Split Brain and Primary Resolution
Split brain occurs when there are two or more primary instances running for the same partition. In most cases the reason for such behavior would be a network disruption that does not allow each space instance to communicate with all lookup services running. Usually you will have each space instance communicating with a different lookup service rather all of them (two in most cases).
During this split clients may communicate with each primary considering it as its master data copy updating the data within the space. If the active GSM also loosing connectivity with both lookup service it may provision a new backup.
Once the connection between all instances of a given partition and all lookup services occurs and a split brain identified (more than a single primary instance identified for a given partition) the system determines which instance will remain the primary and which will turn into a backup instance. The data within the instance that was elected to a backup will be dropped.
The primary resolution may involves few steps. Each tries to calculate the most recent primary and its data consistency level. If the first step can’t determine who is primary (tie) the second step executed (tie break). If the second step can’t determine who is primary the third one is executed (second tie break). Once a primary is elected the other instance moved into a backup mode and recover its entire data from the existing primary.
Data resolution occurs between two different clusters using the WAN gateway as a replication channel. In this case a conflict resolution is executed.
Resolution - Step One
Each primary inspected by checking for multiple properties. As a result of this process an inconsistency ranking is calculated. The primary with the lowest ranking will be elected as the primary. If both primaries end up having the same inconsistency level, step two is executed.
The inconsistency level calculated using the mirror active primary identity and various replication statistics. Since the mirror will not allow multiple primaries for the same partition it can be useful with the inconsistency level calculation.
Resolution - Step Two
Each primary is inspected for the exact time it was elected to be a primary. The election time is stored within the lookup service. All lookup services are inspected during this process. The one which has been elected to be a primary first will be elected to be the primary. If both primary have been elected in the same time - step three is executed.
Resolution - Step Three
The system reviewing the primary instance names and choosing the one with the lowest lexical value to be the primary.
Common Causes For a Split-Brain
Below are the most common causes for Split-Brain scenarios and ways to detect them.
JVM Garbage Collection spikes - when a full GC happens it “stops-the-world” of both the GigaSpaces and application components (and holding internal clocks and timing) and external interactions.
- Using JMX or other monitoring tools you can monitor the JVM Garbage Collection activity. Once it gets into a full GC of longer than 30 seconds you should be alerted. You can use the Admin API and fetch the full GC events. If the GC takes more than 10 seconds, it will be logged as a warning in the GSM/GSC/GSA log file.

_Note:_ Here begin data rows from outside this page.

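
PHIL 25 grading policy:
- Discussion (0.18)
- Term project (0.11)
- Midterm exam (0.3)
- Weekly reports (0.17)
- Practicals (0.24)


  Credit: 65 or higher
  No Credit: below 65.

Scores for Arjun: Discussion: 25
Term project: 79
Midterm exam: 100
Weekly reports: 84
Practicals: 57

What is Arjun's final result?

Credit

Weighted total:
  Discussion 25 × 0.18 = 4.5
  Term project 79 × 0.11 = 8.69
  Midterm exam 100 × 0.3 = 30
  Weekly reports 84 × 0.17 = 14.28
  Practicals 57 × 0.24 = 13.68
Sum = 71.15
71.15 ≥ 65 → Credit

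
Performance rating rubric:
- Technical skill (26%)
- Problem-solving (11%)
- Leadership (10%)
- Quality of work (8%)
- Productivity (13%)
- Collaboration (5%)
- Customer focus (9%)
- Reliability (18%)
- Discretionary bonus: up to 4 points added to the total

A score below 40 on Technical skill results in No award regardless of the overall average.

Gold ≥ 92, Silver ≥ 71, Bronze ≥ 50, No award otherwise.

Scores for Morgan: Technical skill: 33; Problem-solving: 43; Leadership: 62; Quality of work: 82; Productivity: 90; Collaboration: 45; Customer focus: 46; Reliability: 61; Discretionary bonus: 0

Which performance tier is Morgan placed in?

Technical skill score 33 < 40: minimum not met.
Weighted total:
  Technical skill 33 × 0.26 = 8.58
  Problem-solving 43 × 0.11 = 4.73
  Leadership 62 × 0.1 = 6.2
  Quality of work 82 × 0.08 = 6.56
  Productivity 90 × 0.13 = 11.7
  Collaboration 45 × 0.05 = 2.25
  Customer focus 46 × 0.09 = 4.14
  Reliability 61 × 0.18 = 10.98
Sum = 55.14
Discretionary bonus: 55.14 + 0 = 55.14
Because the Technical skill minimum was not met, the result is No award.

No award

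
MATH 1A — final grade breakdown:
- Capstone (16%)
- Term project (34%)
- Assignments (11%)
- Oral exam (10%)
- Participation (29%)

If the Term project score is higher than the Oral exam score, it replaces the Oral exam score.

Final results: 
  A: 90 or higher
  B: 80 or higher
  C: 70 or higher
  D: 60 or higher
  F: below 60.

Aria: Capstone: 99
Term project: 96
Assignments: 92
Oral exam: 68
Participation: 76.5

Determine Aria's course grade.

A

Term project (96) > Oral exam (68), so Oral exam counts as 96.
Weighted total:
  Capstone 99 × 0.16 = 15.84
  Term project 96 × 0.34 = 32.64
  Assignments 92 × 0.11 = 10.12
  Oral exam 96 × 0.1 = 9.6
  Participation 76.5 × 0.29 = 22.185
Sum = 90.385
90.385 ≥ 90 → A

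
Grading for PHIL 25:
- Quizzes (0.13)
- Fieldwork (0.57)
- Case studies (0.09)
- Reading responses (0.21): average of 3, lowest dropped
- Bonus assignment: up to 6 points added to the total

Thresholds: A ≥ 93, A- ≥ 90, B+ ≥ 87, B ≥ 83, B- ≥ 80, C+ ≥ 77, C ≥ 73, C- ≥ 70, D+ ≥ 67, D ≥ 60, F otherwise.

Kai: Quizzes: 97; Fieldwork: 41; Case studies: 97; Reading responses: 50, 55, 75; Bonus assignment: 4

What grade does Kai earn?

Reading responses: drop 50 → average of remaining 2 = 130/2 = 65
Weighted total:
  Quizzes 97 × 0.13 = 12.61
  Fieldwork 41 × 0.57 = 23.37
  Case studies 97 × 0.09 = 8.73
  Reading responses 65 × 0.21 = 13.65
Sum = 58.36
Bonus assignment: 58.36 + 4 = 62.36
62.36 is ≥ 60 and < 67 → D

D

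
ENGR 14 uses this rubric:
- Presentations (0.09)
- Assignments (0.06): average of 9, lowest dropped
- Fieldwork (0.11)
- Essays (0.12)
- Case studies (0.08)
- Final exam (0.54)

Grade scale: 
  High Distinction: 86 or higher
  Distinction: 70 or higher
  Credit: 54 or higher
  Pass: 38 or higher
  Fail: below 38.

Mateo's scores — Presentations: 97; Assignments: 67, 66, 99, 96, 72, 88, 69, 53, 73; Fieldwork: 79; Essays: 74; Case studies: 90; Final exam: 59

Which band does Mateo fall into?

Distinction

Assignments: drop 53 → average of remaining 8 = 630/8 = 78.75
Weighted total:
  Presentations 97 × 0.09 = 8.73
  Assignments 78.75 × 0.06 = 4.725
  Fieldwork 79 × 0.11 = 8.69
  Essays 74 × 0.12 = 8.88
  Case studies 90 × 0.08 = 7.2
  Final exam 59 × 0.54 = 31.86
Sum = 70.085
70.085 is ≥ 70 and < 86 → Distinction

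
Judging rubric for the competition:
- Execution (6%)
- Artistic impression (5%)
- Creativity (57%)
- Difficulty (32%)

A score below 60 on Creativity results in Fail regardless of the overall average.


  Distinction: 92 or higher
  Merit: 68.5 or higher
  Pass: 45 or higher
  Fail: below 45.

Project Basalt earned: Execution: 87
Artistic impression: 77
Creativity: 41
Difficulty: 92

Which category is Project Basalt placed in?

Creativity score 41 < 60: minimum not met.
Weighted total:
  Execution 87 × 0.06 = 5.22
  Artistic impression 77 × 0.05 = 3.85
  Creativity 41 × 0.57 = 23.37
  Difficulty 92 × 0.32 = 29.44
Sum = 61.88
Because the Creativity minimum was not met, the result is Fail.

Fail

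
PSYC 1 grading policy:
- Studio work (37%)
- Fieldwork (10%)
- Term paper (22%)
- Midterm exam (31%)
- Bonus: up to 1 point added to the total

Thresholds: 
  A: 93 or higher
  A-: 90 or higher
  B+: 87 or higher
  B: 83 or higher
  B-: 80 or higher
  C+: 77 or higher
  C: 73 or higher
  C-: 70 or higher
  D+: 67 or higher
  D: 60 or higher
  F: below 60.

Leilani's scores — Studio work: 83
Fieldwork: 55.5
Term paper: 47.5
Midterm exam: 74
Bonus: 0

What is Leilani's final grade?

Weighted total:
  Studio work 83 × 0.37 = 30.71
  Fieldwork 55.5 × 0.1 = 5.55
  Term paper 47.5 × 0.22 = 10.45
  Midterm exam 74 × 0.31 = 22.94
Sum = 69.65
Bonus: 69.65 + 0 = 69.65
69.65 is ≥ 67 and < 70 → D+

D+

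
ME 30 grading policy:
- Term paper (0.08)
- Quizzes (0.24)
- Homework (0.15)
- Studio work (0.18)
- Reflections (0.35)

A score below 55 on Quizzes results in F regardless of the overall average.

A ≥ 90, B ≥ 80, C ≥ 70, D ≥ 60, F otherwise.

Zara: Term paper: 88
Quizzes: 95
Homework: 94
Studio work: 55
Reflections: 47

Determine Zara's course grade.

Quizzes score 95 ≥ 55: minimum met.
Weighted total:
  Term paper 88 × 0.08 = 7.04
  Quizzes 95 × 0.24 = 22.8
  Homework 94 × 0.15 = 14.1
  Studio work 55 × 0.18 = 9.9
  Reflections 47 × 0.35 = 16.45
Sum = 70.29
70.29 is ≥ 70 and < 80 → C

C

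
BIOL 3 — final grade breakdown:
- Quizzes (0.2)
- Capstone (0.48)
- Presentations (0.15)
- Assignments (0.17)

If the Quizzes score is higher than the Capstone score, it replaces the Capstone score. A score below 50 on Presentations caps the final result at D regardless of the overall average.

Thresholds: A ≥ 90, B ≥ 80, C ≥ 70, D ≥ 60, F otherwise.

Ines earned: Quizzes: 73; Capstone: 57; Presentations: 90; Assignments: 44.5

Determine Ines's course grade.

Quizzes (73) > Capstone (57), so Capstone counts as 73.
Presentations score 90 ≥ 50: minimum met.
Weighted total:
  Quizzes 73 × 0.2 = 14.6
  Capstone 73 × 0.48 = 35.04
  Presentations 90 × 0.15 = 13.5
  Assignments 44.5 × 0.17 = 7.565
Sum = 70.705
70.705 is ≥ 70 and < 80 → C

C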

High (>90%) CPU utilization - As discussed, that can cause to various components (also external to GigaSpaces) to strive for CPU clock resources, such as keep alive mechanisms (which can miss events and therefore trigger initialization of redundant services or false alarms), IO/network lack of available sockets, OS fails to release resources etc. One should avoid getting into scenarios of constant (more than a minute) utilization of over 90% CPU.
- You can use the out-of-the-box CPU monitoring component (which uses SIGAR) for measuring the OS and JVM resources. It is easily accessible through the GigaSpaces Admin API.
Network outages/disconnections - As discussed, disconnections between the GSMs or GSMs and GSCs can cause any of the GSMs to get into what is called “islands”.
- You should be using a network monitoring tool to monitor network outages/disconnections and re connections on machines which run the GSMs and GSCs. Such tool should report and alert on exact datetime of the event.
In events of network or failures, the system might get into unexpected behavior, also called Islands, which are extreme and need special handling. Here are two islands scenarios you might encounter:
- When a server running one of the GSMs that is managing some of the PUs is disconnected from the network, and later reconnects with the network. The GSM (that was still a primary) tried to redeploy the failed PUs. It depends which of the two GSMs is the primary at the point of disconnection. If the primary GSM is on the island with the GSCs, its backup GSM will become a primary until the network disconnection is resolved. When the network is repaired, the GSM will realize that the ‘former’ primary is still managing the services, and return to its backup state. But if it was the other way around - and the primary GSM lost connection with its PUs either due-to network disconnection or any other failure - it will behave as primary and try to redeploy as soon as a GSC is available. That will lead obviously into inconsistent mapping of services and an inconsistent system.
- A more complex form of “islands” would be if on both islands GSCs are available, leading both GSMs to behave as primaries and deploy the failed PUs. Reconciling at this point will need to take data integrity into account.
The solution for these scenarios would be to manually reconcile the cluster. Terminate the GSM, with only one remaining managing GSM, restart the GSCs hosting the backup space instances, and as a last step, start the second GSM (will be the backup GSM).